Once off the seawall and into Daebudo, we made a beeline for the closest coast. Smooth asphalt roads gave way to dirt, which in turn gave way to chunky gravel, making it difficult to navigate on our top-heavy, two-wheeled vehicle. Soon enough, a quaint area of the rocky coast revealed itself. With a bed-and-breakfast acquired, we walked down for an oceanside dinner as the sun began sinking below the horizon. Enjoying a romantic dinner by the seaside was a welcome chance, even with our little pooch begging from scraps. The shores of Daebudo are packed with clams, muscles, oysters and other shelled delights. As seafood is at its best when close to the source, seafood soup, or haemulguk, was the obvious choice for our dinner.
Tranquil views give way to eerie coasts
Waking up the next morning, we headed south through the towns of Hwaseong, Danjin and Seosan.

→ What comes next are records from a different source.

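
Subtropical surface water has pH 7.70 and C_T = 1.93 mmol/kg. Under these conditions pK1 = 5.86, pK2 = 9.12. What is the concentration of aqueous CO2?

[CO2*] = 0.0265 mmol/kg

α₀ = 1 / (1 + K1/[H⁺] + K1K2/[H⁺]²) = 1 / (1 + 10^+1.84 + 10^+0.42)
   = 1 / (1 + 69.183 + 2.6303) = 1/72.813 = 0.01373
[CO2*] = α₀ × DIC = 0.01373 × 1.93 = 0.0265 mmol/kg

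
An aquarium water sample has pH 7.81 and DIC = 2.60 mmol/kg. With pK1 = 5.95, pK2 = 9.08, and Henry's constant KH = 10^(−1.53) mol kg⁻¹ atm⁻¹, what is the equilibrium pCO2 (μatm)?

pCO2 = 1140 μatm

α₀ = 1 / (1 + K1/[H⁺] + K1K2/[H⁺]²) = 1 / (1 + 10^+1.86 + 10^+0.59)
   = 1 / (1 + 72.444 + 3.8905) = 1/77.334 = 0.01293
[CO2*] = α₀ × DIC = 0.01293 × 2.60 = 0.03362 mmol/kg
pCO2 = [CO2*]/KH = 3.362×10^-5 / 2.951×10^-2 = 1140 μatm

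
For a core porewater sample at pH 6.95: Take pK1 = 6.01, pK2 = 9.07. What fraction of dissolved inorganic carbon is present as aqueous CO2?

α₀ = 1 / (1 + K1/[H⁺] + K1K2/[H⁺]²) = 1 / (1 + 10^+0.94 + 10^-1.18)
   = 1 / (1 + 8.7096 + 0.066069) = 1/9.7757 = 0.1023

α₀ = 0.102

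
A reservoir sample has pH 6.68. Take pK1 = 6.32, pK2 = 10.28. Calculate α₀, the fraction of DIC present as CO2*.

α₀ = 1 / (1 + K1/[H⁺] + K1K2/[H⁺]²) = 1 / (1 + 10^+0.36 + 10^-3.24)
   = 1 / (1 + 2.2909 + 0.00057544) = 1/3.2914 = 0.3038

α₀ = 0.304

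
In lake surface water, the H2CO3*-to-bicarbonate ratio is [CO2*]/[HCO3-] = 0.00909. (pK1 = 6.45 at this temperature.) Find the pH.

pH = 8.49

From K1 = [H⁺][HCO3-]/[CO2*]:  pH = pK1 − log₁₀([CO2*]/[HCO3-])
log₁₀(0.00909) = -2.041
pH = 6.45 − (-2.041) = 8.49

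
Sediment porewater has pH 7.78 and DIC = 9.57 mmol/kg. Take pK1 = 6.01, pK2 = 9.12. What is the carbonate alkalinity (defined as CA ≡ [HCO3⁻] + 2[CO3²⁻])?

CA = 9.83 mmol/kg

CA = [HCO3⁻] + 2[CO3²⁻] = (α₁ + 2α₂)·DIC
At pH 7.78: [H⁺]/K1 = 10^-1.77 = 0.016982, K2/[H⁺] = 10^-1.34 = 0.045709
α₁ = 1/(1 + 0.016982 + 0.045709) = 1/1.0627 = 0.9410; α₂ = α₁·K2/[H⁺] = 0.04301
α₁ + 2α₂ = 1.0270
CA = 1.0270 × 9.57 = 9.83 mmol/kg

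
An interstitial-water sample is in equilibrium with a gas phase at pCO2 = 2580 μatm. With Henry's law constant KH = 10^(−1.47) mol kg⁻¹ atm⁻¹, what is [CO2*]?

KH = 10^(−1.47) = 3.388×10^-2 mol kg⁻¹ atm⁻¹
[CO2*] = KH · pCO2 = 3.388×10^-2 × 2580×10^-6 atm = 8.74×10^-5 mol/kg

[CO2*] = 87.4 μmol/kg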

Our next destination was Ganwolam Hermitage. Ganwolam is special because of its location. At high tide, the temple, sealed off from the land, temporarily becomes an island. At low tide, the water recedes to reveal a land bridge, allowing visitors to access the temple and enjoy the historical location. Taking in the sea breeze from the hermitage builds an intense cultural and historical connection to Korea’s past. It’s easy to close your eyes and imagine monks getting swept away in spiritual tranquility by the watery isolation.
Leaving Ganwolam, we rode west towards Taean’s Mallipo Beach. About two kilometers from the beach, we ran into a mist so ominously dense it was if it had come straight from the pages of a Stephen King novel. Though turning back was an appealing option, we trudged forward. Mallipo slowly began to reveal itself, one building at a time. The sea hid behind the mist, even as the crashing waves roared. The mist shrouded the storefronts and restaurants, making for a surreal, even eerie evening walk. With no shortage of restaurants in Mallipo, we popped into one and opted for the a seafood stew, or haemuljiggae. The thick and spicy red broth perfectly complimented the fresh seafood.

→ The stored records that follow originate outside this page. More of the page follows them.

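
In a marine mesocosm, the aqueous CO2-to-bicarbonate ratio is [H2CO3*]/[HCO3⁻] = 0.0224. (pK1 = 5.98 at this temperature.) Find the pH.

From K1 = [H⁺][HCO3⁻]/[H2CO3*]:  pH = pK1 − log₁₀([H2CO3*]/[HCO3⁻])
log₁₀(0.0224) = -1.650
pH = 5.98 − (-1.650) = 7.63

pH = 7.63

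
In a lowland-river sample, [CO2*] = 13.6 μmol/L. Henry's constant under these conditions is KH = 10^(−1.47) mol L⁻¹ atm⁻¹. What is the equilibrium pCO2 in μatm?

KH = 10^(−1.47) = 3.388×10^-2 mol L⁻¹ atm⁻¹
pCO2 = [CO2*]/KH = 13.6×10^-6 / 3.388×10^-2 = 4.01×10^-4 atm = 401 μatm

pCO2 = 401 μatm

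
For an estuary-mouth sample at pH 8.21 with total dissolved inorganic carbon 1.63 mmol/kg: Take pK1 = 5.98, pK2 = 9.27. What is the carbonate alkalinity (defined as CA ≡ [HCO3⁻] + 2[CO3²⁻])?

CA = 1.75 mmol/kg

CA = [HCO3⁻] + 2[CO3²⁻] = (α₁ + 2α₂)·DIC
At pH 8.21: [H⁺]/K1 = 10^-2.23 = 0.0058884, K2/[H⁺] = 10^-1.06 = 0.087096
α₁ = 1/(1 + 0.0058884 + 0.087096) = 1/1.0930 = 0.9149; α₂ = α₁·K2/[H⁺] = 0.07969
α₁ + 2α₂ = 1.0743
CA = 1.0743 × 1.63 = 1.75 mmol/kg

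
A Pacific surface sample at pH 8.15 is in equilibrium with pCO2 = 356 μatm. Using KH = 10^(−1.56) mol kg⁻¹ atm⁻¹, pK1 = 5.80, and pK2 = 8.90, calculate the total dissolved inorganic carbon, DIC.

[CO2*] = KH · pCO2 = 10^(−1.56) × 356×10^-6 = 9.805×10^-6 mol/kg
α₀ = 1/(1 + K1/[H⁺] + K1K2/[H⁺]²) = 1/(1 + 10^+2.35 + 10^+1.60) = 0.003778
DIC = [CO2*]/α₀ = 9.805×10^-6 / 0.003778 = 2.60 mmol/kg

DIC = 2.60 mmol/kg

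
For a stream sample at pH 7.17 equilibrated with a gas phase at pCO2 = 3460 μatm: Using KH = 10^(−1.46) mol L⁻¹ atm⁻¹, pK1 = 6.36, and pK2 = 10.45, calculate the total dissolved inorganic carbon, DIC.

[CO2*] = KH · pCO2 = 10^(−1.46) × 3460×10^-6 = 1.200×10^-4 mol/L
α₀ = 1/(1 + K1/[H⁺] + K1K2/[H⁺]²) = 1/(1 + 10^+0.81 + 10^-2.47) = 0.1340
DIC = [CO2*]/α₀ = 1.200×10^-4 / 0.1340 = 0.895 mmol/L

DIC = 0.895 mmol/L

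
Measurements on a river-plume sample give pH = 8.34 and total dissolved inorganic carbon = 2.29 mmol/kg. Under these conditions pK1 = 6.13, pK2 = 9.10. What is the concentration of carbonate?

α₂ = 1 / (1 + [H⁺]/K2 + [H⁺]²/(K1K2)) = 1 / (1 + 10^+0.76 + 10^-1.45)
   = 1 / (1 + 5.7544 + 0.035481) = 1/6.7899 = 0.1473
[CO3²⁻] = α₂ × DIC = 0.1473 × 2.29 = 0.337 mmol/kg

[CO3²⁻] = 0.337 mmol/kg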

Sand dunes and grassy hills
The next morning, we awoke to crystal clear skies and a beautiful view of the coastline. Packing quickly, we headed to our next destination, the sand dunes of Sindori. The dunes are a short ride from Mallipo Beach, smack in the middle of Taean’s coastline. As Korea’s only large sand dunes, they produce a singular, visually arresting landscape. Follow the pre-routed trails through the dunes to view the formations — preserve the environment by staying on the paths provided.

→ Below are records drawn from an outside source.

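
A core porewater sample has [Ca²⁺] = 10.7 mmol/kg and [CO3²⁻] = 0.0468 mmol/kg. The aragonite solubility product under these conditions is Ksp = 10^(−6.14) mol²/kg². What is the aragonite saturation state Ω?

Ω = 0.691

Ksp = 10^(−6.14) = 7.244×10^-7
Ω = [Ca²⁺][CO3²⁻]/Ksp = (10.7×10^-3)(0.0468×10^-3) / 7.244×10^-7 = 0.691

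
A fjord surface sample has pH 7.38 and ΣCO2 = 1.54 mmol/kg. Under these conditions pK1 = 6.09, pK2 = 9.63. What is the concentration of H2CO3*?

α₀ = 1 / (1 + K1/[H⁺] + K1K2/[H⁺]²) = 1 / (1 + 10^+1.29 + 10^-0.96)
   = 1 / (1 + 19.498 + 0.10965) = 1/20.608 = 0.04852
[CO2*] = α₀ × DIC = 0.04852 × 1.54 = 0.0747 mmol/kg

[CO2*] = 0.0747 mmol/kg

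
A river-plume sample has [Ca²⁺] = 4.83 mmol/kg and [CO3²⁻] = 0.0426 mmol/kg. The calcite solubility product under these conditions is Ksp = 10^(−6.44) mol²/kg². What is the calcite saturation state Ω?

Ω = 0.567

Ksp = 10^(−6.44) = 3.631×10^-7
Ω = [Ca²⁺][CO3²⁻]/Ksp = (4.83×10^-3)(0.0426×10^-3) / 3.631×10^-7 = 0.567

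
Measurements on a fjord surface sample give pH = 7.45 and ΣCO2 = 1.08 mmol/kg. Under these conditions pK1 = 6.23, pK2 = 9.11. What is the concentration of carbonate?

α₂ = 1 / (1 + [H⁺]/K2 + [H⁺]²/(K1K2)) = 1 / (1 + 10^+1.66 + 10^+0.44)
   = 1 / (1 + 45.709 + 2.7542) = 1/49.463 = 0.02022
[CO3²⁻] = α₂ × DIC = 0.02022 × 1.08 = 0.0218 mmol/kg

[CO3²⁻] = 0.0218 mmol/kg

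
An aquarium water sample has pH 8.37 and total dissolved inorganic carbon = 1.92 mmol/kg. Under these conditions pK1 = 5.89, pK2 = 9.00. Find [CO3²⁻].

α₂ = 1 / (1 + [H⁺]/K2 + [H⁺]²/(K1K2)) = 1 / (1 + 10^+0.63 + 10^-1.85)
   = 1 / (1 + 4.2658 + 0.014125) = 1/5.2799 = 0.1894
[CO3²⁻] = α₂ × DIC = 0.1894 × 1.92 = 0.364 mmol/kg

[CO3²⁻] = 0.364 mmol/kg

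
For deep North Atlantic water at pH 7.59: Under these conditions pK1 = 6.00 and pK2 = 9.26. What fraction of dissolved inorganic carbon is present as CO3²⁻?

α₂ = 0.0204

α₂ = 1 / (1 + [H⁺]/K2 + [H⁺]²/(K1K2)) = 1 / (1 + 10^+1.67 + 10^+0.08)
   = 1 / (1 + 46.774 + 1.2023) = 1/48.976 = 0.02042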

After a quick pit stop at the mechanic, we departed for our last location, the highland ranches of Seosan. The highland ranches comprise a visual landmark you can find southeast of Seosan, along a stretch of National Road 647. The undulating grassy hills, marked by small roads that meander through them, offer an enjoyable break from the typical countryside landscape of rice paddies and thick foliage. If you are riding through the area, it’s worth a peak.
With that, we completed our checklist of locations and started our journey back to Seoul to once again begin daydreaming of future adventures on the road.